The Closet Moderate: OTBNW -- Cupid Childs

Tuesday, May 11, 2010

OTBNW -- Cupid Childs

A little late, here's this week's Old-Time Baseball name of the Week: Cupid Childs.

Clarence Lemuel "Cupid" Childs was a second-baseman who played with a variety of teams, but mostly with the Cleveland Spiders, a team most noted for once posting the major leagues' worst record: 20 wins and 134 losses in 1899.

Childs was born in Calvert County, Maryland just after the Civil War and later moved to Baltimore. He was 5'8'' tall and weighed between 185 and 195 pounds, making him even more out of shape than your humble bloggard. According to the Baseball Biography Project, "[i]t's safe to assume that his resemblance to the fictional matchmaker was the reason for his cherubic nickname. He is also referred to in various newspaper accounts as 'Fats,' 'Fatty,' 'Paca,' and even 'The Dumpling.'" That's a lot of nicknames for one pudgy second baseman!

Whatever you called him, Fatty could hit, and he made his major-league debut with the Philadelphia Quakers (now the Phillies) in 1888. He had a rough start there, dropping back to the minors in 1889, but returning to the major leagues as a member of the Syracuse Stars of the American Association in 1890. The American Association ceased to be a major league after that year but Cupid, who had led the league in batting, signed with the National League's Cleveland Spiders. He had apparently also signed a contract with a Baltimore team in the American Association a month earlier, but after fighting it out in court, Childs became a Spider.

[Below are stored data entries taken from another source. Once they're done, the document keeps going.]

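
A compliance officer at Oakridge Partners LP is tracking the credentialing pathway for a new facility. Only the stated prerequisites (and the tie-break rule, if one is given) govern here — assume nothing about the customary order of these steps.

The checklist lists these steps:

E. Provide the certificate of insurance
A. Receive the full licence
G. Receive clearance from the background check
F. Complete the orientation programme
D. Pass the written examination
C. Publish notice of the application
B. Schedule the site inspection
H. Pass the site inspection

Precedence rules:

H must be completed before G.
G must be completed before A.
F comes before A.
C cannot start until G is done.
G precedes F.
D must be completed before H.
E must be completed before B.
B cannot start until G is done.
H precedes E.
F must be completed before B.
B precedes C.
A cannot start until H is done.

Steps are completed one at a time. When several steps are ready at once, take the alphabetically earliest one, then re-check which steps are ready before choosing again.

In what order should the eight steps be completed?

D → H → E → G → F → A → B → C

Only D has no prerequisites, so it is first.
H is the only step now ready → H.
Ready: E and G. E has the earlier label → E.
G needed H, now all done → G.
Next only F has its prerequisites met → F.
Ready: A and B. A has the earlier label → A.
B needed E, F and G, now all done → B.
Next only C has its prerequisites met → C.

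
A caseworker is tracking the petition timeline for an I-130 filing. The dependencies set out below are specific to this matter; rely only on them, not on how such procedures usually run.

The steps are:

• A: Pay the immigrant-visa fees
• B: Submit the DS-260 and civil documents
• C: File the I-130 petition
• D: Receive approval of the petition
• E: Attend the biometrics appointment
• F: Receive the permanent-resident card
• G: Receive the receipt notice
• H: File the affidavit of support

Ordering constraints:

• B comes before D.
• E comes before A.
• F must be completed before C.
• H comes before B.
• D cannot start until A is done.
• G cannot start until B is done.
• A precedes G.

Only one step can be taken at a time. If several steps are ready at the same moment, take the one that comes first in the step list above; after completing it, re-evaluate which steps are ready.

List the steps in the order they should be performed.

E, A, F, C, H, B, D, G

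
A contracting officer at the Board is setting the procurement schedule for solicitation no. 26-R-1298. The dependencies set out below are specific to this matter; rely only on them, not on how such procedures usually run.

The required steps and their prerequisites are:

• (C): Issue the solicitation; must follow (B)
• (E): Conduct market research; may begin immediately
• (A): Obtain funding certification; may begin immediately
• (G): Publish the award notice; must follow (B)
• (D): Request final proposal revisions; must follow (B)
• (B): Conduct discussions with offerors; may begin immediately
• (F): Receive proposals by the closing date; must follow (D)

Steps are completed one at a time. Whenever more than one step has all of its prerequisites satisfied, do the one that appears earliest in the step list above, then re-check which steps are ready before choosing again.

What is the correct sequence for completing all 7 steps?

Nothing is required for (E), (A) and (B). (E) is listed earlier → (E) first.
Ready: (A) and (B). (A) is listed earlier → (A).
(B) is the only step now ready → (B).
Now (C), (G) and (D) have their prerequisites met. (C) is listed earlier, so (C) next.
(G) and (D) are both available; (G) is listed earlier → (G).
(D) needed (B), now all done → (D).
(F) needed (D), now all done → (F).

(E), (A), (B), (C), (G), (D), (F)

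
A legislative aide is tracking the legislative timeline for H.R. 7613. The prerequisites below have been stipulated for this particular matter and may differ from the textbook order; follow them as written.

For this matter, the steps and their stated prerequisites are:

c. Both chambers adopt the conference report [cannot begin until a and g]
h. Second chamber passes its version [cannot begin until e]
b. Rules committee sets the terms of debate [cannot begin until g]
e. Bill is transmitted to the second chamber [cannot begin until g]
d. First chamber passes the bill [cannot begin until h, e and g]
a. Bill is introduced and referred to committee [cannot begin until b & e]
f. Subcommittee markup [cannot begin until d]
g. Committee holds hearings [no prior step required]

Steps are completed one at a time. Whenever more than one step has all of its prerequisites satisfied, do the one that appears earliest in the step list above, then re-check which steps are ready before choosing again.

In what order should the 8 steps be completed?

Only g has no prerequisites, so it is first.
Now b and e have their prerequisites met. b is listed earlier, so b next.
e needed g, now all done → e.
Ready: h and a. h is listed earlier → h.
d now also ready, so the ready set is {d, a}; d is listed earlier → d.
Now a and f have their prerequisites met. a is listed earlier, so a next.
Now c and f have their prerequisites met. c is listed earlier, so c next.
f needed d, now all done → f.

g, b, e, h, d, a, c, f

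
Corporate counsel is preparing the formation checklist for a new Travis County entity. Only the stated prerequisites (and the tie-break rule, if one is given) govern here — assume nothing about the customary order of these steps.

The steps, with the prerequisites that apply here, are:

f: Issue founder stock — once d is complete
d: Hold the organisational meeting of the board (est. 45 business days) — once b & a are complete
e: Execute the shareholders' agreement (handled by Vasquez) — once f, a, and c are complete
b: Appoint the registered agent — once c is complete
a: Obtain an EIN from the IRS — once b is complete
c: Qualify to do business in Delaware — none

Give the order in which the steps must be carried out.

c b a d f e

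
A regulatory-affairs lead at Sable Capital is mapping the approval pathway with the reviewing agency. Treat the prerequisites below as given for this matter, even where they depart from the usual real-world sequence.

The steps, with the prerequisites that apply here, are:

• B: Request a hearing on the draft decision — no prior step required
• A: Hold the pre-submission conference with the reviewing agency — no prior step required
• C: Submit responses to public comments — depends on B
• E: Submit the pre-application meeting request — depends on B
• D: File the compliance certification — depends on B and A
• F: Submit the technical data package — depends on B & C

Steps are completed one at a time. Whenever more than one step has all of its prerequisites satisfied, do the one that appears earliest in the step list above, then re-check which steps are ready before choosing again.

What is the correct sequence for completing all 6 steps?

B and A have no prerequisites; B is listed earlier, so B is first.
Now A, C and E have their prerequisites met. A is listed earlier, so A next.
D now also ready, so the ready set is {C, E, D}; C is listed earlier → C.
Ready: E, D and F. E is listed earlier → E.
Now D and F have their prerequisites met. D is listed earlier, so D next.
F needed B and C, now all done → F.

B, A, C, E, D, F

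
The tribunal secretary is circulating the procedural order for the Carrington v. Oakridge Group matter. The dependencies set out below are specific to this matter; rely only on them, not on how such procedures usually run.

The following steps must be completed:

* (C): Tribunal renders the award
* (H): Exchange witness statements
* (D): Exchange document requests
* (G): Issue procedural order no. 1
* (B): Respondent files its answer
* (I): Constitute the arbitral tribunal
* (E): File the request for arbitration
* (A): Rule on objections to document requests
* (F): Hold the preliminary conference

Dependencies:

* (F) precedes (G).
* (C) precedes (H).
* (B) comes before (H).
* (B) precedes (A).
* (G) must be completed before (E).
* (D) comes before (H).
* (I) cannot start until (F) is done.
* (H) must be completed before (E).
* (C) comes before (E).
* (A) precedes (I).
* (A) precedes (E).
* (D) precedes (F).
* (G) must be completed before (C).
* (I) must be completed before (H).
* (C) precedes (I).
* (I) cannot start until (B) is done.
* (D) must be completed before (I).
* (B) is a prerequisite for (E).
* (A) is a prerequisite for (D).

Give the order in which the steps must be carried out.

(B) is the only step with nothing outstanding, so it goes first.
(A) needed (B), now all done → (A).
(D) needed (A), now all done → (D).
Next only (F) has its prerequisites met → (F).
(G) is the only step now ready → (G).
That leaves (C) as the only ready step → (C).
That leaves (I) as the only ready step → (I).
That leaves (H) as the only ready step → (H).
Next only (E) has its prerequisites met → (E).

(B) → (A) → (D) → (F) → (G) → (C) → (I) → (H) → (E)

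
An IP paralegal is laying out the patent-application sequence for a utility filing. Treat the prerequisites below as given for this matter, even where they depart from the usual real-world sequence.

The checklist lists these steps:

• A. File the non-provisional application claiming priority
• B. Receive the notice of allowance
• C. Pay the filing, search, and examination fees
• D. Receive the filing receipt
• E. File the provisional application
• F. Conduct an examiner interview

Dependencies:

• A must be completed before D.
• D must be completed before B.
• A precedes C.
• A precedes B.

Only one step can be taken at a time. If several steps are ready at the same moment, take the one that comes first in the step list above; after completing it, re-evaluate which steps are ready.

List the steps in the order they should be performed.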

The Dumpling hit .281 his first year in Cleveland, and hit above .300 in five of the six years that followed. Childs was one of many good players for Cleveland, and the Spiders were routinely in the top half of the league, playing in the post-season Championship Series three times. Things for the Spiders took an odd turn after the 1898 season, however, when the Spiders' owners bought the St. Louis franchise, too. Realizing that they could sell more tickets with a good team in St. Louis, they transferred all of the best Spiders players to their new team, which they renamed the St. Louis Perfectos (now the Cardinals). The plan backfired, as the Spiders had their aforementioned last place finish, but the Perfectos only finished fifth. After the season, the National League contracted and the Spiders were dissolved.

The St. Louis trade harmed Fatty Childs personally, as well, as he contracted malaria while playing there. The illness affected Cupid's play, and he hit a mediocre .265 -- not bad for someone with malaria, but not up to his usual standards. He was sold to the Chicago Orphans (now the Cubs) before the 1900 season. The effects of malaria, combined with injuries suffered in a fistfight with Pittsburgh's Fred Clarke, made the season a disappointing one for Childs. The following season, 1901, was his last in the majors.

Childs spent the next three seasons bouncing around the minor leagues, but never regained his earlier form. He worked as a driver for a coal company in Baltimore until his death at the age of 45.